Now, according to the new report, the tally has increased to 25: 18 probable cases and four suspected cases in Nevada, as well as three probable cases in California.

The 21 probable cases all had an inexplicable onset of liver inflammation, with no viral infection or other underlying disease to explain the illness. They also all drank Real Water’s 5-gallon Re2al Water product. Most of the cases occurred in November 2020 and, apart from the children, were in people aged older than 30. Their common symptoms included fatigue, vomiting, decreased appetite, dizziness or vertigo, and unintentional weight loss. They all suffered from abnormal liver function, and multiple people were considered for liver transplants.

All 21 probable cases ended up hospitalized, and 18 required intensive care. One woman in her 60s with underlying medical conditions died of complications from her liver inflammation.
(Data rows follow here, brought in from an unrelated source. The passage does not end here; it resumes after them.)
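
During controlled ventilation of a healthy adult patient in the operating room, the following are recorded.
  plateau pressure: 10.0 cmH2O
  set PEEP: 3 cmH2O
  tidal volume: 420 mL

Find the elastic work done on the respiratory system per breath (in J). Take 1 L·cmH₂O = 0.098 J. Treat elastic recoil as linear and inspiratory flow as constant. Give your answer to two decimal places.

Elastic work ≈ ½ × (Pplat − PEEP) × Vt = 0.5 × (10.0 − 3) × 0.420 L = 0.5 × 7.0 × 0.420 = 1.47 L·cmH2O.
× 0.098 J/(L·cmH2O) → 0.1441 J.

0.14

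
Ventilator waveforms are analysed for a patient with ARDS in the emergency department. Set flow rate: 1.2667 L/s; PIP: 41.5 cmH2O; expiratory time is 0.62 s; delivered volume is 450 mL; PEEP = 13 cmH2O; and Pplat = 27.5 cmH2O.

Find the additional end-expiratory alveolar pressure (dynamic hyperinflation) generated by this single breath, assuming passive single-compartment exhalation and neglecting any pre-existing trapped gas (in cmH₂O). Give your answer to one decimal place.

2.4

R = (PIP − Pplat)/V̇ = (41.5 − 27.5) / 1.2667 = 14.0/1.2667 = 11.052 cmH2O·s/L.
C = Vt/(Pplat − PEEP) = 450.0 / (27.5 − 13) = 450.0/14.5 = 31.034 mL/cmH2O.
τ = R × C = 11.052 × 0.03103 L/cmH2O = 0.3429 s.
Fraction remaining = e^(−Te/τ) = e^(−0.62/0.3429) = 0.164; trapped volume = 450.0 × 0.164 = 73.8 mL.
Additional alveolar pressure from trapping ≈ V_trapped / C = 73.8 / 31.034 = 2.378 cmH2O.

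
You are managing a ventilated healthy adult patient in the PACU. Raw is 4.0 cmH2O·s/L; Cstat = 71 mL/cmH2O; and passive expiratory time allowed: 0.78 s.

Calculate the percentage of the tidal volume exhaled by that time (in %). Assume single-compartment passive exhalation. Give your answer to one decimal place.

τ = R × C = 4.0 × 71 mL/cmH2O = 4.0 × 0.071 L/cmH2O = 0.284 s.
Passive exhalation: V(t)/V₀ = e^(−t/τ) = e^(−0.78/0.284) = 0.06415.
Fraction exhaled = 1 − 0.06415 = 0.9359 → 93.59%.

93.6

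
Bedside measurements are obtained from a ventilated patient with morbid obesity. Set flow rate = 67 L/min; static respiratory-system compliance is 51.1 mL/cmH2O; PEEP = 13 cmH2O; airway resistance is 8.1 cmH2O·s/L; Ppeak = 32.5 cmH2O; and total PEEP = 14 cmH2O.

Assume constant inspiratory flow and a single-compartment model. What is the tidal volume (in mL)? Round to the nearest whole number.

Flow: 67 L/min ÷ 60 = 1.1167 L/s.
Total PEEP = 14 cmH2O (set 13 + intrinsic 1); this is the baseline alveolar pressure.
Equation of motion (constant flow): PIP = Vt/C + R·V̇ + PEEP.
Vt/C = PIP − R·V̇ − PEEP = 32.5 − 9.045 − 14 = 9.455 cmH2O.
Vt = C × 9.455 = 51.1 × 9.455 = 483.15 mL.

483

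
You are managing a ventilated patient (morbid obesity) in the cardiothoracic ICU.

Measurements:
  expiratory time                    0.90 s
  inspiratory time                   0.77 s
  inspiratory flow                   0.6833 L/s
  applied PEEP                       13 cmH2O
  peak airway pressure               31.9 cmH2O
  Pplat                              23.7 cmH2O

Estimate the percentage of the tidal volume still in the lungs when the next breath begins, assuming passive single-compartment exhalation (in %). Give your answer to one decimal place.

Vt = flow × Ti = 0.6833 L/s × 0.77 s × 1000 mL/L = 526.14 mL.
R = (PIP − Pplat)/V̇ = (31.9 − 23.7) / 0.6833 = 8.2/0.6833 = 12.001 cmH2O·s/L.
C = Vt/(Pplat − PEEP) = 526.14 / (23.7 − 13) = 526.14/10.7 = 49.172 mL/cmH2O.
τ = R × C = 12.001 × 0.04917 L/cmH2O = 0.5901 s.
Fraction remaining at end-expiration = e^(−Te/τ) = e^(−0.90/0.5901) = 0.2176 → 21.76%.

21.8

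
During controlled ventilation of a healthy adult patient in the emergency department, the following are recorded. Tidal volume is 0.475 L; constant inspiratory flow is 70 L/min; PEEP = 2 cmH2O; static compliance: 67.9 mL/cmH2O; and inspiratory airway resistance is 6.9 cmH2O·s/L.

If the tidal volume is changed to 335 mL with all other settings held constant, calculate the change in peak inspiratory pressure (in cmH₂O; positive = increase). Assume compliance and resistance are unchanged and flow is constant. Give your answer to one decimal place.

PIP = Vt/C + R·V̇ + PEEP (constant-flow equation of motion).
Only the elastic term changes: ΔPIP = ΔVt / C = (335 − 475) / 67.9 = -2.062 cmH2O.

-2.1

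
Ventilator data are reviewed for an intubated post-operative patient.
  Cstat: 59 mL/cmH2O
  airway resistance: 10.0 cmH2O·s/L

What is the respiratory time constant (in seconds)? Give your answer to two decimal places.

τ = R × C = 10.0 × 59 mL/cmH2O = 10.0 × 0.059 L/cmH2O = 0.59 s.

0.59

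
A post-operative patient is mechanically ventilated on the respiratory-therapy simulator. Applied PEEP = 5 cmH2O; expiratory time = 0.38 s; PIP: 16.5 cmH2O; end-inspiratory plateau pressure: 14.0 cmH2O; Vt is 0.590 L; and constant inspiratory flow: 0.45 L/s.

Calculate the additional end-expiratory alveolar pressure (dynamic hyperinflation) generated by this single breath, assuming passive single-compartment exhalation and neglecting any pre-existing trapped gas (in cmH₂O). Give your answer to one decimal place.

R = (PIP − Pplat)/V̇ = (16.5 − 14.0) / 0.45 = 2.5/0.45 = 5.556 cmH2O·s/L.
C = Vt/(Pplat − PEEP) = 590.0 / (14.0 − 5) = 590.0/9.0 = 65.556 mL/cmH2O.
τ = R × C = 5.556 × 0.06556 L/cmH2O = 0.3643 s.
Fraction remaining = e^(−Te/τ) = e^(−0.38/0.3643) = 0.3524; trapped volume = 590.0 × 0.3524 = 207.92 mL.
Additional alveolar pressure from trapping ≈ V_trapped / C = 207.92 / 65.556 = 3.172 cmH2O.

3.2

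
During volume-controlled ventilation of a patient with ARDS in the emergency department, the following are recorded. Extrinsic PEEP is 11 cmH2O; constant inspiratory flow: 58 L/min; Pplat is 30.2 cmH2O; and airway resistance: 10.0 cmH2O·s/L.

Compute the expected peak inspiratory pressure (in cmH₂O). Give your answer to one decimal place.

Flow: 58 L/min ÷ 60 = 0.9667 L/s.
PIP = Pplat + Raw × flow = 30.2 + 10.0 × 0.9667 = 30.2 + 9.667 = 39.867 cmH2O.

39.9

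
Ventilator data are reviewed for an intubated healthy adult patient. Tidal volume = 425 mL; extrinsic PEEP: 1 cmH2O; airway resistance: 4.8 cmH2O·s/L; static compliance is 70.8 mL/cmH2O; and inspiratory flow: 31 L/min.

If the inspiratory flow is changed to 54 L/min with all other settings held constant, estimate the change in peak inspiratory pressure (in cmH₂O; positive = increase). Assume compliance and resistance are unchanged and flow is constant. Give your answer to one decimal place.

Flow: 31 L/min ÷ 60 = 0.5167 L/s.
New flow: 54 L/min ÷ 60 = 0.9 L/s.
PIP = Vt/C + R·V̇ + PEEP (constant-flow equation of motion).
Only the resistive term changes: ΔPIP = R × ΔV̇ = 4.8 × (0.9 − 0.5167) = 4.8 × 0.3833 = 1.84 cmH2O.

1.8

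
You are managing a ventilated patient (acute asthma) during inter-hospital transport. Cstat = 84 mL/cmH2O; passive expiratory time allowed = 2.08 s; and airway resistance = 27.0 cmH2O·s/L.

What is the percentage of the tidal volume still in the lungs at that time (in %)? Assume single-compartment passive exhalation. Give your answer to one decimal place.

40.0

τ = R × C = 27.0 × 84 mL/cmH2O = 27.0 × 0.084 L/cmH2O = 2.268 s.
Passive exhalation: V(t)/V₀ = e^(−t/τ) = e^(−2.08/2.268) = 0.3997.
Fraction remaining = 0.3997 → 39.97%.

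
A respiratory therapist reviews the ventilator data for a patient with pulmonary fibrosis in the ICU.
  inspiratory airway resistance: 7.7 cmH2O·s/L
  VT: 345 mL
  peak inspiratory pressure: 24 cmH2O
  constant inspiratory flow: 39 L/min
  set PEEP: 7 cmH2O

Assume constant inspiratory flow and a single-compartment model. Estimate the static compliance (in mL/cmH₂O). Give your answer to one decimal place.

28.8

Flow: 39 L/min ÷ 60 = 0.65 L/s.
Equation of motion (constant flow): PIP = Vt/C + R·V̇ + PEEP.
Vt/C = PIP − R·V̇ − PEEP = 24 − 7.7×0.65 − 7 = 24 − 5.005 − 7 = 11.995 cmH2O.
C = Vt / 11.995 = 345 / 11.995 = 28.762 mL/cmH2O.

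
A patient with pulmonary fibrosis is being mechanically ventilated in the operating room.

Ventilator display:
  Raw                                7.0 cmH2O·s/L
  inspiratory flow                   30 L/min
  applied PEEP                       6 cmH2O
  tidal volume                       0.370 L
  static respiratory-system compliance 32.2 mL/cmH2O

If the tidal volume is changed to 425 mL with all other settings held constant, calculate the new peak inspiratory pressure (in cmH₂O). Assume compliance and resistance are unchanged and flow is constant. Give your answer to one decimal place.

22.7

Flow: 30 L/min ÷ 60 = 0.5 L/s.
PIP = Vt/C + R·V̇ + PEEP (constant-flow equation of motion).
Only the elastic term changes: ΔPIP = ΔVt / C = (425 − 370) / 32.2 = 1.708 cmH2O.
Original PIP = 370/32.2 + 7.0×0.5 + 6 = 20.991 cmH2O; new PIP = 20.991 + (1.708) = 22.699 cmH2O.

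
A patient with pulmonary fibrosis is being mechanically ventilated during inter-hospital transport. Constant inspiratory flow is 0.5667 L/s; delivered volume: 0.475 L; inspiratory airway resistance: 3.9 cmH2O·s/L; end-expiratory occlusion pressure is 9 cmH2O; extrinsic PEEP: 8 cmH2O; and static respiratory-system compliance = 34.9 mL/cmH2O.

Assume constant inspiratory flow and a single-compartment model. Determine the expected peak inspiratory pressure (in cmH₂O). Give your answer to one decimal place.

Total PEEP = 9 cmH2O (set 8 + intrinsic 1); this is the baseline alveolar pressure.
Equation of motion (constant flow): PIP = Vt/C + R·V̇ + PEEP.
PIP = 475/34.9 + 3.9×0.5667 + 9 = 13.61 + 2.21 + 9 = 24.82 cmH2O.

24.8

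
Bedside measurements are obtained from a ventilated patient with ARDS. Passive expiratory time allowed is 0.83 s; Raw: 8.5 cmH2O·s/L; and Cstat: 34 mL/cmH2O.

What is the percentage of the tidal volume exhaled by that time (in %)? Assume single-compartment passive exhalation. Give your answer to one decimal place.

94.3

τ = R × C = 8.5 × 34 mL/cmH2O = 8.5 × 0.034 L/cmH2O = 0.289 s.
Passive exhalation: V(t)/V₀ = e^(−t/τ) = e^(−0.83/0.289) = 0.05659.
Fraction exhaled = 1 − 0.05659 = 0.9434 → 94.34%.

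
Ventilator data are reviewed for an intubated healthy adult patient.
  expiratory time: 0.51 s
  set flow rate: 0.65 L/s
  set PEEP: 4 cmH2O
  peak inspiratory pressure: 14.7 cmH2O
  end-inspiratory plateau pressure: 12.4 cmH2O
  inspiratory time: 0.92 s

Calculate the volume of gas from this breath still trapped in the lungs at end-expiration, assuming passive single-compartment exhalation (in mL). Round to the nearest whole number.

79

Vt = flow × Ti = 0.65 L/s × 0.92 s × 1000 mL/L = 598.0 mL.
R = (PIP − Pplat)/V̇ = (14.7 − 12.4) / 0.65 = 2.3/0.65 = 3.538 cmH2O·s/L.
C = Vt/(Pplat − PEEP) = 598.0 / (12.4 − 4) = 598.0/8.4 = 71.19 mL/cmH2O.
τ = R × C = 3.538 × 0.07119 L/cmH2O = 0.2519 s.
Fraction remaining = e^(−Te/τ) = e^(−0.51/0.2519) = 0.132.
Trapped volume = 598.0 × 0.132 = 78.936 mL.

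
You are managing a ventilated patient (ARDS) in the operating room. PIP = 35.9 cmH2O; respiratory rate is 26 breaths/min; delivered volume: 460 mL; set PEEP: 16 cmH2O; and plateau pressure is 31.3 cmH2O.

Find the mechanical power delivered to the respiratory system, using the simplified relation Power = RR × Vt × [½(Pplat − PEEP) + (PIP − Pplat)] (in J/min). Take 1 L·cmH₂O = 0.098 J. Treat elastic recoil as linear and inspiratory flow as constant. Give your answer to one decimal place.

14.4

Per-breath work = Vt × [½(Pplat−PEEP) + (PIP−Pplat)] = 0.460 × [0.5×15.3 + 4.6] = 0.460 × 12.25 = 5.635 L·cmH2O.
Power = 26 × 5.635 = 146.51 L·cmH2O/min.
× 0.098 J/(L·cmH2O) → 14.358 J/min.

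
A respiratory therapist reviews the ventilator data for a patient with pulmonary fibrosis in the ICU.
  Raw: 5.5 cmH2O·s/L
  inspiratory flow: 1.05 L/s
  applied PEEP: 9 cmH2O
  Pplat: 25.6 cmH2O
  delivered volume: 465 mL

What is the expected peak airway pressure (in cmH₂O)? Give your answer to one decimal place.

31.4

PIP = Pplat + Raw × flow = 25.6 + 5.5 × 1.05 = 25.6 + 5.775 = 31.375 cmH2O.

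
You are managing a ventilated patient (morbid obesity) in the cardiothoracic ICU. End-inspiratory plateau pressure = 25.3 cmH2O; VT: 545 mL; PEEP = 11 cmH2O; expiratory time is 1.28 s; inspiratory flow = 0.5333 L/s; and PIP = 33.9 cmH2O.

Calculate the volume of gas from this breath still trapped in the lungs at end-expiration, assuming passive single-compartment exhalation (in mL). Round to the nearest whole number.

R = (PIP − Pplat)/V̇ = (33.9 − 25.3) / 0.5333 = 8.6/0.5333 = 16.126 cmH2O·s/L.
C = Vt/(Pplat − PEEP) = 545.0 / (25.3 − 11) = 545.0/14.3 = 38.112 mL/cmH2O.
τ = R × C = 16.126 × 0.03811 L/cmH2O = 0.6146 s.
Fraction remaining = e^(−Te/τ) = e^(−1.28/0.6146) = 0.1246.
Trapped volume = 545.0 × 0.1246 = 67.907 mL.

68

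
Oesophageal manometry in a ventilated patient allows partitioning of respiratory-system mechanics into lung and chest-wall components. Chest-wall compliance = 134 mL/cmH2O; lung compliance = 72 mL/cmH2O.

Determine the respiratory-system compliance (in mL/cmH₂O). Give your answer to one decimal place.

Lung and chest wall are elastances in series: 1/Crs = 1/CL + 1/Ccw.
1/Crs = 1/72 + 1/134 = 0.02135.
Crs = 46.838 mL/cmH2O.

46.8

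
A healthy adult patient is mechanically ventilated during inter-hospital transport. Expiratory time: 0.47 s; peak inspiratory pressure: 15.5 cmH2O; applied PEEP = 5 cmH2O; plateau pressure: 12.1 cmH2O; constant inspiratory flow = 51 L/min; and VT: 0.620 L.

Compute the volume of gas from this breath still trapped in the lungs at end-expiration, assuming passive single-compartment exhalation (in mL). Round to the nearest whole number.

Flow: 51 L/min ÷ 60 = 0.85 L/s.
R = (PIP − Pplat)/V̇ = (15.5 − 12.1) / 0.85 = 3.4/0.85 = 4.0 cmH2O·s/L.
C = Vt/(Pplat − PEEP) = 620.0 / (12.1 − 5) = 620.0/7.1 = 87.324 mL/cmH2O.
τ = R × C = 4.0 × 0.08732 L/cmH2O = 0.3493 s.
Fraction remaining = e^(−Te/τ) = e^(−0.47/0.3493) = 0.2604.
Trapped volume = 620.0 × 0.2604 = 161.45 mL.

161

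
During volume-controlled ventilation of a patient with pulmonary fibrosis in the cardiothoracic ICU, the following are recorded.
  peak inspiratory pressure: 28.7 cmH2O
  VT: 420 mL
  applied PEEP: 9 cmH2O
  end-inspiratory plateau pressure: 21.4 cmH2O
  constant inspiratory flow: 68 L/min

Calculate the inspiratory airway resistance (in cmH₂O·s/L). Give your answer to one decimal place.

Flow: 68 L/min ÷ 60 = 1.1333 L/s.
Raw = (PIP − Pplat) / flow = (28.7 − 21.4) / 1.1333 = 7.3 / 1.1333 = 6.441 cmH2O·s/L.

6.4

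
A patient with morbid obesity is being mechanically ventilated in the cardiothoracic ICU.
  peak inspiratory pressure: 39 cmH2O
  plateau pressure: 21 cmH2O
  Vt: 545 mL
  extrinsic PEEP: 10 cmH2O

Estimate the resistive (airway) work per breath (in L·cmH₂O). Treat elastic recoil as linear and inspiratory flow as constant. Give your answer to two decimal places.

With constant inspiratory flow the resistive pressure is constant at PIP − Pplat = 39 − 21 = 18.0 cmH2O, so resistive work = 18.0 × 0.545 = 9.81 L·cmH2O.

9.81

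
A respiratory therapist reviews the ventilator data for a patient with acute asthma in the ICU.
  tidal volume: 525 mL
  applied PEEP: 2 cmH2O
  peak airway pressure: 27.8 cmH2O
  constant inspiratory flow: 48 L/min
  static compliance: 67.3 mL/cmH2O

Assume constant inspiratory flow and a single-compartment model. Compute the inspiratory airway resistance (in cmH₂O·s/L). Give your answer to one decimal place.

Flow: 48 L/min ÷ 60 = 0.8 L/s.
Equation of motion (constant flow): PIP = Vt/C + R·V̇ + PEEP.
R·V̇ = PIP − Vt/C − PEEP = 27.8 − 525/67.3 − 2 = 27.8 − 7.801 − 2 = 17.999 cmH2O.
R = 17.999 / 0.8 = 22.499 cmH2O·s/L.

22.5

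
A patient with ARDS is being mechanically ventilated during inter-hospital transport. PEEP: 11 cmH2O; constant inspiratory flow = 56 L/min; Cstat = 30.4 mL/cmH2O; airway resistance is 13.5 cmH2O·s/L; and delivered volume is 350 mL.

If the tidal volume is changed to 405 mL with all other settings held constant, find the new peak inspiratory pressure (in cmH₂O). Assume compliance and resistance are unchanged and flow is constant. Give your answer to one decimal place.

36.9

Flow: 56 L/min ÷ 60 = 0.9333 L/s.
PIP = Vt/C + R·V̇ + PEEP (constant-flow equation of motion).
Only the elastic term changes: ΔPIP = ΔVt / C = (405 − 350) / 30.4 = 1.809 cmH2O.
Original PIP = 350/30.4 + 13.5×0.9333 + 11 = 35.113 cmH2O; new PIP = 35.113 + (1.809) = 36.922 cmH2O.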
In May, the Department of Justice filed a lawsuit against Real Water Inc. on behalf of the FDA, alleging the company’s officers—Brent A. Jones and his son, Blain K. Jones—were selling adulterated products that were made amid a slew of manufacturing violations. On June 1, the Joneses agreed to settle the case, and the DOJ bound them with a permanent injunction from ever preparing, processing, or selling water again.

Toxic manufacturing

Real Water concentrate.
Real Water concentrate.

To date, it’s still unclear what exactly was in the toxic water, though. According to the DOJ’s complaint, the Joneses processed municipal tap water “by carbon filtration, reverse osmosis filtration, ultraviolet light filtration, and ozone filtration.” Then they mixed the water with potassium hydroxide (a form of lye), potassium bicarbonate (sometimes used in baking powders), and magnesium chloride (a salt used in nutritional supplements and for de-icing roads).

Last, the company claimed to the DOJ that it used a “proprietary ‘ionizer’ apparatus to apply an electrical current to this mixture, which allegedly creates positively-charged and negatively-charged solutions. [The Joneses] then discard the positively-charged solution and store the negatively-charged solution.”

But we may never know the exact step that went wrong, because—according to FDA investigations—almost everything about the company’s manufacturing process was rotten. The DOJ lawsuit notes that Real Water failed to identify manufacturing hazards, implement preventative controls, or monitor for problems. The company also failed to adequately clean and sanitize its equipment and sample and test cleaning solutions—which it recycled and used to clean its 5-gallon water containers. Real Water didn’t label products with production codes that could identify problematic batches or test product samples for quality.

The company didn’t even have any documents of the ingredients and manufacturing process for the water products it made, which could—among other things—help ensure that excess amounts of ingredients weren’t added or environmental contaminants didn’t get in. There was “no written process control and/or supply-chain control procedures to ensure that the correct type and amount of chemicals are added to each batch of product water,” the DOJ said.

While the mystery remains, CDC investigators note that unusual clusters of illness can be an early flag of dangerous products. When the investigators searched hospital billing codes for “toxic liver disease” or “hepatic failure, not elsewhere classified,” they noted an unusual uptick in cases during October and November of 2020. “This investigation illustrates the importance of reporting unusual illnesses to public health authorities,” they concluded.